Les phénomènes de censure furent également légion, des pays interdisant purement et simplement la réalité augmentée comme d'autres avaient, au début des années 2000, interdit l'accès au web ou coupé l'accès à certains réseaux sociaux.

Nous sommes en 2041. Ce premier quart de siècle de la réalité augmentée fut également celui de nombre de procès et d'évolutions législatives. Comme pour les hyperliens que certains voulaient interdire ou soumettre à autorisation préalable, et à côté d'une classe politique confondant les verbes légiférer et vociférer pour mieux masquer son absence totale de compréhension des phénomènes à l'oeuvre, de grands procès opposèrent des pays, des marques ou des individus revendiquant la propriété exclusive de leur hyperplace et voulant interdire à d'autres d'y établir des tunnels.

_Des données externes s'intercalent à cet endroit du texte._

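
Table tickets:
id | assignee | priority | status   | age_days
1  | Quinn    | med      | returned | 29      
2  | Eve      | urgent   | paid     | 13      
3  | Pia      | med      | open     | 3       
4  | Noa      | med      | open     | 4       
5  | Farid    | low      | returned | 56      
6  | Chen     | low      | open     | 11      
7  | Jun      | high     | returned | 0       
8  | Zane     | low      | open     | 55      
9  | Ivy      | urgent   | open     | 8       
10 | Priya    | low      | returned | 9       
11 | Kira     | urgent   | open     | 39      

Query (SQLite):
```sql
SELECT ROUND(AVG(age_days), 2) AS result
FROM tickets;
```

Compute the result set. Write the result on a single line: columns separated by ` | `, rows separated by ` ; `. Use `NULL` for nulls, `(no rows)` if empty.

All age_days values: [29, 13, 3, 4, 56, 11, 0, 55, 8, 9, 39].
AVG = 227 / 11 (rounded to 2 dp).

20.64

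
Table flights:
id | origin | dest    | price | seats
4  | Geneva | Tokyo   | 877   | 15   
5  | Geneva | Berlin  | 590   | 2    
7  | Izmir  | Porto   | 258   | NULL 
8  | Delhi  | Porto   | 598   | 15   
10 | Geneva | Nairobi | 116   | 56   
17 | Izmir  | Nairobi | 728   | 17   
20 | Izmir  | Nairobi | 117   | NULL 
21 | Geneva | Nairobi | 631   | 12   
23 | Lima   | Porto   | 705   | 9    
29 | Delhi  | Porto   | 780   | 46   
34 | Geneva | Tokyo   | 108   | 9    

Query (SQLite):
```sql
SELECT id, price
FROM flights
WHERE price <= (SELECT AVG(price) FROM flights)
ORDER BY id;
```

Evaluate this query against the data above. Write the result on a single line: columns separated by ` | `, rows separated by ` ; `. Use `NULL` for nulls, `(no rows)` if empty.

7 | 258 ; 10 | 116 ; 20 | 117 ; 34 | 108

Scalar subquery: AVG(price) over all flights rows = 500.727273 (≈; comparison uses full precision).
Keep rows where price <= that value.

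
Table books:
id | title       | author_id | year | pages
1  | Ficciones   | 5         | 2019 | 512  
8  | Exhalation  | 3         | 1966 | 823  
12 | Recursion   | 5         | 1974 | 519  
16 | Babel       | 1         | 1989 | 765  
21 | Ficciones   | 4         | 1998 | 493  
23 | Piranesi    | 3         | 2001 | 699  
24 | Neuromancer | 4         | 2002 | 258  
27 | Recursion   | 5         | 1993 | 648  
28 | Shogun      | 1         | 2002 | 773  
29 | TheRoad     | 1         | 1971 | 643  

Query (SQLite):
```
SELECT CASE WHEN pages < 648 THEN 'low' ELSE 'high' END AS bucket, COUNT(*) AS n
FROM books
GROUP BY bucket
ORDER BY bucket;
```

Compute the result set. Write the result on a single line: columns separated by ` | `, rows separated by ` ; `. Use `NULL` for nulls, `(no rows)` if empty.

high | 5 ; low | 5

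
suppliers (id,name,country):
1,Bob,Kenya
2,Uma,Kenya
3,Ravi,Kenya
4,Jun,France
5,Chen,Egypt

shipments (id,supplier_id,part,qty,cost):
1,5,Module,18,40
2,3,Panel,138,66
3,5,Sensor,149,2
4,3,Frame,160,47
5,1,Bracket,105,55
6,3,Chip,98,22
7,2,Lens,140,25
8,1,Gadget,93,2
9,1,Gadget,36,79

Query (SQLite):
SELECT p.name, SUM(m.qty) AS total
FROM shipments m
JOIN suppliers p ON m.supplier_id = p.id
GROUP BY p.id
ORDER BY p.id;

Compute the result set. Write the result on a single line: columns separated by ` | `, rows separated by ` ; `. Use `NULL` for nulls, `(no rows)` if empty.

Join each shipments row to its suppliers via supplier_id.
Group joined rows by suppliers.id; compute SUM(m.qty) per group.
  1: ids {5, 8, 9} → SUM(m.qty)=234
  2: ids {7} → SUM(m.qty)=140
  3: ids {2, 4, 6} → SUM(m.qty)=396
  5: ids {1, 3} → SUM(m.qty)=167

Bob | 234 ; Uma | 140 ; Ravi | 396 ; Chen | 167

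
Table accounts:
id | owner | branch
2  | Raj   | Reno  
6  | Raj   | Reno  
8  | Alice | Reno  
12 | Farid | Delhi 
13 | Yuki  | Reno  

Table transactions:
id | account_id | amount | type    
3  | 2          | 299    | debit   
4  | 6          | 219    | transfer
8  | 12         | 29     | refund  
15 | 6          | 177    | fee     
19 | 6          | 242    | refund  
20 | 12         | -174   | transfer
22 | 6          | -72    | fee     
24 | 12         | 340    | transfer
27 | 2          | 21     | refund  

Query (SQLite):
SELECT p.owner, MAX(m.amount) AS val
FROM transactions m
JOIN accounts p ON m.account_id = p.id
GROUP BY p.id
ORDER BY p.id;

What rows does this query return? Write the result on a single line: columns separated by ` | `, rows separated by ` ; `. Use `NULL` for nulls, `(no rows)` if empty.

Raj | 299 ; Raj | 242 ; Farid | 340

Join each transactions row to its accounts via account_id.
Group joined rows by accounts.id; compute MAX(m.amount) per group.
  2: ids {3, 27} → MAX(m.amount)=299
  6: ids {4, 15, 19, 22} → MAX(m.amount)=242
  12: ids {8, 20, 24} → MAX(m.amount)=340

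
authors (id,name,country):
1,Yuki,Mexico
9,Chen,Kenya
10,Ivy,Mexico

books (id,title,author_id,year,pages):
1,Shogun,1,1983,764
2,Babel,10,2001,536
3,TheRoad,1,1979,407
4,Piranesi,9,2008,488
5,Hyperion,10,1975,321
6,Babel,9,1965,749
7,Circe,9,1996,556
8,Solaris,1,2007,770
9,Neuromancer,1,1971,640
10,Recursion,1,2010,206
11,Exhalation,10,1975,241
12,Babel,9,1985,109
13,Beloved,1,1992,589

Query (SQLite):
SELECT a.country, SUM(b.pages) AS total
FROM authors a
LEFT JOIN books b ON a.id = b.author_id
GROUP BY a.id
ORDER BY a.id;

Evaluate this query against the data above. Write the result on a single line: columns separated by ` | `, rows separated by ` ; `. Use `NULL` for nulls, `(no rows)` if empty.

LEFT JOIN keeps every authors row; unmatched ones get NULL for books columns.
Group by authors.id and compute SUM(b.pages). SUM over an all-NULL group is NULL.
  1: ids {1, 3, 8, 9, 10, 13} → SUM(b.pages)=3376
  9: ids {4, 6, 7, 12} → SUM(b.pages)=1902
  10: ids {2, 5, 11} → SUM(b.pages)=1098

Mexico | 3376 ; Kenya | 1902 ; Mexico | 1098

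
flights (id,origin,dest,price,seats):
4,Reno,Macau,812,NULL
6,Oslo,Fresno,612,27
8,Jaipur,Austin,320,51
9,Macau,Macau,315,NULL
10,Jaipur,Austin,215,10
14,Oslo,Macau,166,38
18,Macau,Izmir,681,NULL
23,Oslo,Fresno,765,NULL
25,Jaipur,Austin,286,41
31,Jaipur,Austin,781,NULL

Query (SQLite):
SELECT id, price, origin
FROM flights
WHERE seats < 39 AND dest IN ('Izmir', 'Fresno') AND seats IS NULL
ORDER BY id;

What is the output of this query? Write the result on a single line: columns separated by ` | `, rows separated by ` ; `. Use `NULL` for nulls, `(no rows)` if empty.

seats < 39: ids {6, 10, 14}
dest IN ('Izmir', 'Fresno'): ids {6, 18, 23}
seats IS NULL: ids {4, 9, 18, 23, 31}
Combine with AND.

(no rows)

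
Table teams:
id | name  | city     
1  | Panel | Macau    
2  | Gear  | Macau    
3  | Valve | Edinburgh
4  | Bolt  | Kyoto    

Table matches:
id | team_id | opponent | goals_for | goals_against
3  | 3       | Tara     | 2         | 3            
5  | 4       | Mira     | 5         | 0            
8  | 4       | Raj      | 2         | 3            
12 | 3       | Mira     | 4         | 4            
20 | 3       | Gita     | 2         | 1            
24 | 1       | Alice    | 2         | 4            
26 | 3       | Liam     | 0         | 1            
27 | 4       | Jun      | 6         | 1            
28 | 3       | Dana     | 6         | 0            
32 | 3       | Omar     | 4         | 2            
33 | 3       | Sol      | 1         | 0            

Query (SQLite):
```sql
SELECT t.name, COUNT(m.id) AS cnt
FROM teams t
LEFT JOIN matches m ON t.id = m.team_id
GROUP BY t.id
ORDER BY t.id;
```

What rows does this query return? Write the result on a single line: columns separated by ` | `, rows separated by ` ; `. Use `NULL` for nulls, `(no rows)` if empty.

LEFT JOIN keeps every teams row; unmatched ones get NULL for matches columns.
Group by teams.id and compute COUNT(m.id). COUNT(col) of an all-NULL group is 0.
  1: ids {24} → COUNT(m.id)=1
  2: ids {—} → COUNT(m.id)=0
  3: ids {3, 12, 20, 26, 28, 32, 33} → COUNT(m.id)=7
  4: ids {5, 8, 27} → COUNT(m.id)=3

Panel | 1 ; Gear | 0 ; Valve | 7 ; Bolt | 3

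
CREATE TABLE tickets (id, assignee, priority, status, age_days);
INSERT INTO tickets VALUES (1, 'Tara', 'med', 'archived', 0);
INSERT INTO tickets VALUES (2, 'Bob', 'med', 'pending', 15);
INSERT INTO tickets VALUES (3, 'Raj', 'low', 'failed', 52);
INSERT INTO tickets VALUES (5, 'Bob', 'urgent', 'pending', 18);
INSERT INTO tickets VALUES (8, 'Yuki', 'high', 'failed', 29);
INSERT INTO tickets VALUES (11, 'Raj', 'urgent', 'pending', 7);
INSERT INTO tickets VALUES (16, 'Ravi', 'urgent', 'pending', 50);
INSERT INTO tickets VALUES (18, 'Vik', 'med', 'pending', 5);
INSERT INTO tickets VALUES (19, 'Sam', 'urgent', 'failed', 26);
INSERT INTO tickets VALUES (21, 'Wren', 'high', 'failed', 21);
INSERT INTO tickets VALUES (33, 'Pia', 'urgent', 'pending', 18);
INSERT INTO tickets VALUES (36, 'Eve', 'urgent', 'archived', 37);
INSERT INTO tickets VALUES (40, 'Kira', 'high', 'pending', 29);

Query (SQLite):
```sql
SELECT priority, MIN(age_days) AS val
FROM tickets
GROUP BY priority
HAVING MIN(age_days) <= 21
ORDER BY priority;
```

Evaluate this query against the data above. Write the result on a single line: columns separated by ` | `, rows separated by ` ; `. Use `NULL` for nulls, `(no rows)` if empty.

high | 21 ; med | 0 ; urgent | 7

Partition tickets by priority; compute MIN(age_days) within each group.
HAVING: keep groups where MIN(age_days) <= 21.
  high: ids {8, 21, 40} → MIN(age_days)=21
  low: ids {3} → MIN(age_days)=52
  med: ids {1, 2, 18} → MIN(age_days)=0
  urgent: ids {5, 11, 16, 19, 33, 36} → MIN(age_days)=7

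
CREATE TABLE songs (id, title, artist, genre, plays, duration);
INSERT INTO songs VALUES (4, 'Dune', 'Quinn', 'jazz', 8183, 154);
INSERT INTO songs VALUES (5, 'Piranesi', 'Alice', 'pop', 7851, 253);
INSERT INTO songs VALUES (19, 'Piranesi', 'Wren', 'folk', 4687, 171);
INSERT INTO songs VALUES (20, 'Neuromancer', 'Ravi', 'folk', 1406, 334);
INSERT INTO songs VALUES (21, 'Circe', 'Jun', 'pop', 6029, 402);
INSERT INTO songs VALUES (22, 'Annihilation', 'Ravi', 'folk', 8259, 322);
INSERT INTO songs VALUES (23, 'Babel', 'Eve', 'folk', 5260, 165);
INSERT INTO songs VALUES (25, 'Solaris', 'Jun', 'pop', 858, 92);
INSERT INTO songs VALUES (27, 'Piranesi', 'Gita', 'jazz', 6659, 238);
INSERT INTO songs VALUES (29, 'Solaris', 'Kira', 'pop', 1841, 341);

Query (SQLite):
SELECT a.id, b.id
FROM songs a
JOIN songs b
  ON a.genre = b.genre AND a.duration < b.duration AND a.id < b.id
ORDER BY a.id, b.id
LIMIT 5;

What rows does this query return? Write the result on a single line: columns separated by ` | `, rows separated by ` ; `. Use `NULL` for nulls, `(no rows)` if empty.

4 | 27 ; 5 | 21 ; 5 | 29 ; 19 | 20 ; 19 | 22

Pairs (a,b) with same genre, a.duration < b.duration, a.id < b.id.
genre groups: folk:{19,20,22,23} jazz:{4,27} pop:{5,21,25,29}
Ordered by (a.id, b.id); first 5.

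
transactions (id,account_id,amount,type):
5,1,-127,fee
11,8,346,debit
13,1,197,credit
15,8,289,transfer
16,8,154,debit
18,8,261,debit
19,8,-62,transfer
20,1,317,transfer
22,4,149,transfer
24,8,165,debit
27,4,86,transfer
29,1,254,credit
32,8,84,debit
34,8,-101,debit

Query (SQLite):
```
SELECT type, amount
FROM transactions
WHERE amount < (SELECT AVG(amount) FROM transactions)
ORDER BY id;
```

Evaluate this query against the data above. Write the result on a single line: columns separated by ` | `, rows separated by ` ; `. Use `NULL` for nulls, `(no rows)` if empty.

Scalar subquery: AVG(amount) over all transactions rows = 143.714286 (≈; comparison uses full precision).
Keep rows where amount < that value.

fee | -127 ; transfer | -62 ; transfer | 86 ; debit | 84 ; debit | -101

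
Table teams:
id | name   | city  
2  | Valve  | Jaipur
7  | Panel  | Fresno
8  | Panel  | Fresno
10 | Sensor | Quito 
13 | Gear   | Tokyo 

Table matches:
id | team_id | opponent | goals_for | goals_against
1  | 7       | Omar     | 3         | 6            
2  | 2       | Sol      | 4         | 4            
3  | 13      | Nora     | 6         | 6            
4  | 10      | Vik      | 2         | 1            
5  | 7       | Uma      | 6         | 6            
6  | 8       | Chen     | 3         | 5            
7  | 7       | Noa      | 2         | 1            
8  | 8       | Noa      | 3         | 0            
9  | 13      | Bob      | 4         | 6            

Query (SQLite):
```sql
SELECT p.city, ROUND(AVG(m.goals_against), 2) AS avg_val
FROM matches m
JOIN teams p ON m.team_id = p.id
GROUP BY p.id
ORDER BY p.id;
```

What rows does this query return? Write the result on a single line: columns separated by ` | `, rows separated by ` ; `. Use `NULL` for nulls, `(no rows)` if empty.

Jaipur | 4 ; Fresno | 4.33 ; Fresno | 2.5 ; Quito | 1 ; Tokyo | 6

Join each matches row to its teams via team_id.
Group joined rows by teams.id; compute ROUND(AVG(m.goals_against), 2) per group.
  2: ids {2} → ROUND(AVG(m.goals_against), 2)=4
  7: ids {1, 5, 7} → ROUND(AVG(m.goals_against), 2)=4.33
  8: ids {6, 8} → ROUND(AVG(m.goals_against), 2)=2.5
  10: ids {4} → ROUND(AVG(m.goals_against), 2)=1
  13: ids {3, 9} → ROUND(AVG(m.goals_against), 2)=6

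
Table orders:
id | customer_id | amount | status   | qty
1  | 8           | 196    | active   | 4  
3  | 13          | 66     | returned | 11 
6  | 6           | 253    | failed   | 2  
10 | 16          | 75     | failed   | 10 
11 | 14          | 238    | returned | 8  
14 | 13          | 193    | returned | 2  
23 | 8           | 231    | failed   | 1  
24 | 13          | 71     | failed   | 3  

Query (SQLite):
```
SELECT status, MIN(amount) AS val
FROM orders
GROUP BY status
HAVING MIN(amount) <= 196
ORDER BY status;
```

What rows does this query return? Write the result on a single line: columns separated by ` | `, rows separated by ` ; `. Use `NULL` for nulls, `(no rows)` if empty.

Partition orders by status; compute MIN(amount) within each group.
HAVING: keep groups where MIN(amount) <= 196.
  active: ids {1} → MIN(amount)=196
  failed: ids {6, 10, 23, 24} → MIN(amount)=71
  returned: ids {3, 11, 14} → MIN(amount)=66

active | 196 ; failed | 71 ; returned | 66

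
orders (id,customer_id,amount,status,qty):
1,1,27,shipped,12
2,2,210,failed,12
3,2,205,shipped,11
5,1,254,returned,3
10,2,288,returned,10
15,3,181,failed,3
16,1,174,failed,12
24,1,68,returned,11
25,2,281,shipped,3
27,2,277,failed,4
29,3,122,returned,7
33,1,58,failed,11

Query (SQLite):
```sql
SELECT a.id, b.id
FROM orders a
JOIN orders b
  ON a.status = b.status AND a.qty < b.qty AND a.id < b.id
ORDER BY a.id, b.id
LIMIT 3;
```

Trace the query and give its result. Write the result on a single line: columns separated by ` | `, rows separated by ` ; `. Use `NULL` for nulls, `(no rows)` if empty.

Pairs (a,b) with same status, a.qty < b.qty, a.id < b.id.
status groups: failed:{2,15,16,27,33} returned:{5,10,24,29} shipped:{1,3,25}
Ordered by (a.id, b.id); first 3.

5 | 10 ; 5 | 24 ; 5 | 29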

Car comme le demandait cet article du Guardian quelques semaines après l'explosion du phénomène PokemonGo, "A qui appartient l'espace virtuel autour de votre maison ?" A cette question à la fois simple et complexe, on apporta diverses réponses au cours des 25 dernières années.

Les publicitaires et les grandes firmes de l'époque répondirent "au plus offrant" et firent avec l'espace virtuel, avec la réalité augmentée, ce qu'elles avaient fait avec le vocabulaire et la langue vingt-cinq ans plus tôt : elles les mirent aux enchères. Chacun pouvait accepter de placer, moyennant finance, dans l'espace virtuel autour de sa maison, un certain nombre d'espaces commerciaux ou marchands. J'ai ainsi devant ma porte une succursale (virtuelle) de l'enseigne de meubles Suédois Ikéa, ainsi qu'un coiffeur installé dans le même espace augmenté mais sur une strate inférieure.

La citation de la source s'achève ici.